Un sacré brûlot !
Paris, années 20 : Pierre, ouvrier, est licencié, et en perdant son travail, il perd son logement, puis sa petite-amie. Commence alors une période de vagabondage dans la capitale frappée par la crise économique. Mais, "la crise, quelle crise ?" (comme s'interrogera plus tard
Yves Montand). Pas celle des nantis gras et méprisants, qui viennent s'encanailler dans les quartiers chauds en profitant de la misère du peuple. Révolté par les injustices vues et vécues, Pierre décide de se venger en semant la peste dans
Paris. La ville va alors se fragmenter en communautés antagonistes, qui vont chacune tenter de survivre à l'épidémie.
Bruno Jasienski, poète et chef de file du mouvement futuriste en Pologne, écrit ici un roman politique, davantage qu'un livre d'anticipation.

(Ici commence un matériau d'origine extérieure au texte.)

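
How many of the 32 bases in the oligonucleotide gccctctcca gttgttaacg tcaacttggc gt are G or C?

17

Counting bases: G=7, A=5, T=10, C=10
G+C = 7 + 10 = 17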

D'ailleurs, il a d'abord été publié en 1928 sous forme de feuilleton dans L'Humanité. Jasienski, jeune dandy communiste, a dû quitter son pays en 1925 pour se réfugier en France, d'où il sera expulsé en 1929 à cause de ce roman. Il trouvera refuge en URSS, où il sera fusillé en 1938 pour anti-soviétisme.
C'est donc le livre d'un enragé, dont le titre claque comme une riposte au "Je brûle Moscou" antisémite du futur Académicien
Paul Morand. Et j'ai adoré cette histoire, qui dénonce en ricanant les travers du capitalisme -car le ton est burlesque, malgré la tragédie de l'intrigue. le propos peut paraître naïf et suranné, mais force est d'admettre que près de cent ans plus tard, le constat est toujours d'actualité : les riches s'enrichissent, et les pauvres s'appauvrissent.
J'ai également beaucoup aimé l'aspect fictionnel, où l'auteur décrit d'abord un
Paris de ténèbres expressionniste, hanté par les chômeurs, les prostituées et les bourgeois aux gros cigares, puis où il imagine les différentes communautés qui se forment après la fuite du gouvernement : la République jaune au Quartier latin, la concession des Russes blancs à Passy, l'Etat juif du Marais, la République soviétique de Belleville, etc. -et la République bleue de l'île de la Cité, peuplée de policiers en quête d'un dictateur auquel obéir, pour retrouver un sens à leur existence. En un joyeux divertissement mêlé de réflexions graves, Jasienski oppose les tentatives d'organisation et de survie des uns et des autres, et c'est vraiment foisonnant d'ingéniosité ; on touche alors au roman d'aventure, suspense compris.
Enfin, ça se lit plaisamment, malgré quelques formulations un peu désuètes ou très crues. Mais il y a également une forme de poésie qui accentue le côté fantasmagorique de l'histoire, et qui m'a plu.
C'est donc un roman fiévreux, exotique et insolite, empli de colère, de détermination, d'imagination, et de grotesque ; un roman qui met le feu, en somme.